5. Penalties for non-compliance
- The TEU is not opposed to the increase in penalties in clause 15 but does not believe that increasing them will make any real difference to employer behaviour. We believe there will be many employers who will try to pressure employees into the buy out of the fourth weeks leave.
- We note, however, that a breach of transfer of holiday’s provision is not subject to these penalties.

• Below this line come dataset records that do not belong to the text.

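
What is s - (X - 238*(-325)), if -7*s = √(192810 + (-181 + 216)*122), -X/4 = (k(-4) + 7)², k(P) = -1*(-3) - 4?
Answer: -77206 - 2*√49270/7 ≈ -77269.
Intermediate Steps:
k(P) = -1 (k(P) = 3 - 4 = -1)
X = -144 (X = -4*(-1 + 7)² = -4*6² = -4*36 = -144)
s = -2*√49270/7 (s = -√(192810 + (-181 + 216)*122)/7 = -√(192810 + 35*122)/7 = -√(192810 + 4270)/7 = -2*√49270/7 ≈ -63.420)
s - (X - 238*(-325)) = -2*√49270/7 - (-144 - 238*(-325)) = -2*√49270/7 - (-144 + 77350) = -2*√49270/7 - 1*77206 = -2*√49270/7 - 77206 = -77206 - 2*√49270/7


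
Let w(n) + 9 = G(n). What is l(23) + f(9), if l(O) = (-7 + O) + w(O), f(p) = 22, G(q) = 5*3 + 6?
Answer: 50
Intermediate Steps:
G(q) = 21 (G(q) = 15 + 6 = 21)
w(n) = 12 (w(n) = -9 + 21 = 12)
l(O) = 5 + O (l(O) = (-7 + O) + 12 = 5 + O)
l(23) + f(9) = (5 + 23) + 22 = 28 + 22 = 50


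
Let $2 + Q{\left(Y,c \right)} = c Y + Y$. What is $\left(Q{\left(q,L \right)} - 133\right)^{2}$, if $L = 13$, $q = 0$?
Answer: $18225$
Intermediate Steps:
$Q{\left(Y,c \right)} = -2 + Y + Y c$ ($Q{\left(Y,c \right)} = -2 + \left(c Y + Y\right) = -2 + \left(Y c + Y\right) = -2 + \left(Y + Y c\right) = -2 + Y + Y c$)
$\left(Q{\left(q,L \right)} - 133\right)^{2} = \left(\left(-2 + 0 + 0 \cdot 13\right) - 133\right)^{2} = \left(\left(-2 + 0 + 0\right) - 133\right)^{2} = \left(-2 - 133\right)^{2} = \left(-135\right)^{2} = 18225$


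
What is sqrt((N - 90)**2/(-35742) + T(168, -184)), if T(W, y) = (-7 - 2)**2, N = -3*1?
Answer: sqrt(11463067014)/11914 ≈ 8.9865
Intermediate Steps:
N = -3
T(W, y) = 81 (T(W, y) = (-9)**2 = 81)
sqrt((N - 90)**2/(-35742) + T(168, -184)) = sqrt((-3 - 90)**2/(-35742) + 81) = sqrt((-93)**2*(-1/35742) + 81) = sqrt(8649*(-1/35742) + 81) = sqrt(-2883/11914 + 81) = sqrt(962151/11914) = sqrt(11463067014)/11914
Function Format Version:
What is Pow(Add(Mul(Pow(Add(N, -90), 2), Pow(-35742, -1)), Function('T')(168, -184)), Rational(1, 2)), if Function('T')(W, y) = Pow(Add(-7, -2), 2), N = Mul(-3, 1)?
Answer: Mul(Rational(1, 11914), Pow(11463067014, Rational(1, 2))) ≈ 8.9865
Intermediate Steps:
N = -3
Function('T')(W, y) = 81 (Function('T')(W, y) = Pow(-9, 2) = 81)
Pow(Add(Mul(Pow(Add(N, -90), 2), Pow(-35742, -1)), Function('T')(168, -184)), Rational(1, 2)) = Pow(Add(Mul(Pow(Add(-3, -90), 2), Pow(-35742, -1)), 81), Rational(1, 2)) = Pow(Add(Mul(Pow(-93, 2), Rational(-1, 35742)), 81), Rational(1, 2)) = Pow(Add(Mul(8649, Rational(-1, 35742)), 81), Rational(1, 2)) = Pow(Add(Rational(-2883, 11914), 81), Rational(1, 2)) = Pow(Rational(962151, 11914), Rational(1, 2)) = Mul(Rational(1, 11914), Pow(11463067014, Rational(1, 2)))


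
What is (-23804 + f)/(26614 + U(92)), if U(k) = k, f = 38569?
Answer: 14765/26706 ≈ 0.55287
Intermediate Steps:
(-23804 + f)/(26614 + U(92)) = (-23804 + 38569)/(26614 + 92) = 14765/26706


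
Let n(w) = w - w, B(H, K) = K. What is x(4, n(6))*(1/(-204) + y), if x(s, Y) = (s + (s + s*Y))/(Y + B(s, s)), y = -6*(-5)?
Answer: 6119/102 ≈ 59.990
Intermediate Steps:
y = 30
n(w) = 0
x(s, Y) = (2*s + Y*s)/(Y + s) (x(s, Y) = (s + (s + s*Y))/(Y + s) = (s + (s + Y*s))/(Y + s) = (2*s + Y*s)/(Y + s))
x(4, n(6))*(1/(-204) + y) = (4*(2 + 0)/(0 + 4))*(1/(-204) + 30) = (4*2/4)*(-1/204 + 30) = (4*(1/4)*2)*(6119/204) = 2*(6119/204) = 6119/102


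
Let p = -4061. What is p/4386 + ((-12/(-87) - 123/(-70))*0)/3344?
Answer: -4061/4386 ≈ -0.92590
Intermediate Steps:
p/4386 + ((-12/(-87) - 123/(-70))*0)/3344 = -4061/4386 + ((-12/(-87) - 123/(-70))*0)/3344 = -4061*1/4386 + ((-12*(-1/87) - 123*(-1/70))*0)*(1/3344) = -4061/4386 + ((4/29 + 123/70)*0)*(1/3344) = -4061/4386 + ((3847/2030)*0)*(1/3344) = -4061/4386 + 0*(1/3344) = -4061/4386 + 0 = -4061/4386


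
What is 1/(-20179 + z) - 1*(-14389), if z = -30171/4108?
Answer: 1193215058559/82925503 ≈ 14389.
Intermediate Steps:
z = -30171/4108 (z = -30171*1/4108 = -30171/4108 ≈ -7.3445)
1/(-20179 + z) - 1*(-14389) = 1/(-20179 - 30171/4108) - 1*(-14389) = 1/(-82925503/4108) + 14389 = -4108/82925503 + 14389 = 1193215058559/82925503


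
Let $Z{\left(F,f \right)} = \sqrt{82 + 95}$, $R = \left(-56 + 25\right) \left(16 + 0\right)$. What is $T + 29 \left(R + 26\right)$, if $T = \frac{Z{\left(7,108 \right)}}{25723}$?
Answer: $-13630 + \frac{\sqrt{177}}{25723} \approx -13630.0$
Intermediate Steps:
$R = -496$ ($R = \left(-31\right) 16 = -496$)
$Z{\left(F,f \right)} = \sqrt{177}$
$T = \frac{\sqrt{177}}{25723} \approx 0.00051721$
$T + 29 \left(R + 26\right) = \frac{\sqrt{177}}{25723} + 29 \left(-496 + 26\right) = \frac{\sqrt{177}}{25723} + 29 \left(-470\right) = \frac{\sqrt{177}}{25723} - 13630 = -13630 + \frac{\sqrt{177}}{25723}$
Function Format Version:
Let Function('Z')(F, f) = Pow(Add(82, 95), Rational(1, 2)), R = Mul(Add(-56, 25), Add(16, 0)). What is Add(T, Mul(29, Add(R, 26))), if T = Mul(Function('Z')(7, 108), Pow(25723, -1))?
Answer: Add(-13630, Mul(Rational(1, 25723), Pow(177, Rational(1, 2)))) ≈ -13630.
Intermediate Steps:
R = -496 (R = Mul(-31, 16) = -496)
Function('Z')(F, f) = Pow(177, Rational(1, 2))
T = Mul(Rational(1, 25723), Pow(177, Rational(1, 2))) (T = Mul(Pow(177, Rational(1, 2)), Pow(25723, -1)) = Mul(Pow(177, Rational(1, 2)), Rational(1, 25723)) = Mul(Rational(1, 25723), Pow(177, Rational(1, 2))) ≈ 0.00051721)
Add(T, Mul(29, Add(R, 26))) = Add(Mul(Rational(1, 25723), Pow(177, Rational(1, 2))), Mul(29, Add(-496, 26))) = Add(Mul(Rational(1, 25723), Pow(177, Rational(1, 2))), Mul(29, -470)) = Add(Mul(Rational(1, 25723), Pow(177, Rational(1, 2))), -13630) = Add(-13630, Mul(Rational(1, 25723), Pow(177, Rational(1, 2))))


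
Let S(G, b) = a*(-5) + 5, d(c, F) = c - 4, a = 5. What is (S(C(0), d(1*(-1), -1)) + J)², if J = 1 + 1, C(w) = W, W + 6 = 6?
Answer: 324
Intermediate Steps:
W = 0 (W = -6 + 6 = 0)
C(w) = 0
d(c, F) = -4 + c
J = 2
S(G, b) = -20 (S(G, b) = 5*(-5) + 5 = -25 + 5 = -20)
(S(C(0), d(1*(-1), -1)) + J)² = (-20 + 2)² = (-18)² = 324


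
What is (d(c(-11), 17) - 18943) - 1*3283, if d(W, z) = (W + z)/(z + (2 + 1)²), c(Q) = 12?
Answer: -577847/26 ≈ -22225.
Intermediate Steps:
d(W, z) = (W + z)/(9 + z) (d(W, z) = (W + z)/(z + 3²) = (W + z)/(z + 9) = (W + z)/(9 + z))
(d(c(-11), 17) - 18943) - 1*3283 = ((12 + 17)/(9 + 17) - 18943) - 1*3283 = (29/26 - 18943) - 3283 = -492489/26 - 3283 = -577847/26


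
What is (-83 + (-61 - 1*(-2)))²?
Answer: 20164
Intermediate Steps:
(-83 + (-61 - 1*(-2)))² = (-83 + (-61 + 2))² = (-83 - 59)² = (-142)² = 20164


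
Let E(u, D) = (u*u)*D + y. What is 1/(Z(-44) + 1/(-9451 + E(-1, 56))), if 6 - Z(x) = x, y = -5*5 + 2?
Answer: 9418/470899 ≈ 0.020000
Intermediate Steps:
y = -23 (y = -25 + 2 = -23)
Z(x) = 6 - x
E(u, D) = -23 + D*u**2 (E(u, D) = (u*u)*D - 23 = u**2*D - 23 = D*u**2 - 23 = -23 + D*u**2)
1/(Z(-44) + 1/(-9451 + E(-1, 56))) = 1/((6 - 1*(-44)) + 1/(-9451 + (-23 + 56*(-1)**2))) = 1/((6 + 44) + 1/(-9451 + (-23 + 56*1))) = 1/(50 + 1/(-9451 + (-23 + 56))) = 1/(50 + 1/(-9451 + 33)) = 1/(50 + 1/(-9418)) = 1/(50 - 1/9418) = 1/(470899/9418) = 9418/470899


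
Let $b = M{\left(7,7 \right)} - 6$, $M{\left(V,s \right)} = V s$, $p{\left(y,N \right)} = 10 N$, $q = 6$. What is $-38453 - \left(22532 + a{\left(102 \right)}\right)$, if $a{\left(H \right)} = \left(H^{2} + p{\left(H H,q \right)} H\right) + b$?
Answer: $-77552$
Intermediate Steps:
$b = 43$ ($b = 7 \cdot 7 - 6 = 49 - 6 = 43$)
$a{\left(H \right)} = 43 + H^{2} + 60 H$ ($a{\left(H \right)} = \left(H^{2} + 10 \cdot 6 H\right) + 43 = \left(H^{2} + 60 H\right) + 43 = 43 + H^{2} + 60 H$)
$-38453 - \left(22532 + a{\left(102 \right)}\right) = -38453 - \left(22532 + \left(43 + 102^{2} + 60 \cdot 102\right)\right) = -38453 - \left(22532 + \left(43 + 10404 + 6120\right)\right) = -38453 - \left(22532 + 16567\right) = -38453 - 39099 = -77552$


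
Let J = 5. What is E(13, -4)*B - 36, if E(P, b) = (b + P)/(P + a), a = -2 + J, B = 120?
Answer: 63/2 ≈ 31.500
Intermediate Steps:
a = 3 (a = -2 + 5 = 3)
E(P, b) = (P + b)/(3 + P) (E(P, b) = (b + P)/(P + 3) = (P + b)/(3 + P))
E(13, -4)*B - 36 = ((13 - 4)/(3 + 13))*120 - 36 = (9/16)*120 - 36 = 135/2 - 36 = 63/2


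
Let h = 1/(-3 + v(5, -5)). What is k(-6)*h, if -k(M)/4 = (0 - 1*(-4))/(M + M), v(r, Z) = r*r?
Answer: 2/33 ≈ 0.060606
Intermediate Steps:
v(r, Z) = r²
k(M) = -8/M (k(M) = -4*(0 - 1*(-4))/(M + M) = -4*(0 + 4)/(2*M) = -16*1/(2*M) = -8/M)
h = 1/22 (h = 1/(-3 + 5²) = 1/(-3 + 25) = 1/22 ≈ 0.045455)
k(-6)*h = -8/(-6)*(1/22) = -8*(-⅙)*(1/22) = (4/3)*(1/22) = 2/33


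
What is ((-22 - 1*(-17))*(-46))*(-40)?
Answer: -9200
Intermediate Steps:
((-22 - 1*(-17))*(-46))*(-40) = ((-22 + 17)*(-46))*(-40) = -5*(-46)*(-40) = 230*(-40) = -9200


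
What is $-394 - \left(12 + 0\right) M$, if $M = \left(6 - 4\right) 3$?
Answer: $-466$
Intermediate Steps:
$M = 6$ ($M = 2 \cdot 3 = 6$)
$-394 - \left(12 + 0\right) M = -394 - \left(12 + 0\right) 6 = -394 - 12 \cdot 6 = -394 - 72 = -466$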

We submit that sections 44A and 44B should be added to the provisions subject to these penalties.
The TEU does support the need for some adjustment to the Holidays Act as identified by the review and work of Ministerial Advisory Group. However this Bill goes well beyond those discussions and into areas where there was no discussion by the Advisory Group, let alone agreement. Overall we believe the proposals in this Bill to be excessive and punitive particularly in the areas of sick leave. These proposals and those around the sale of the fourth week’s annual leave and the transfer of an alternative day, are not founded on evidence but are politically and ideologically motivated.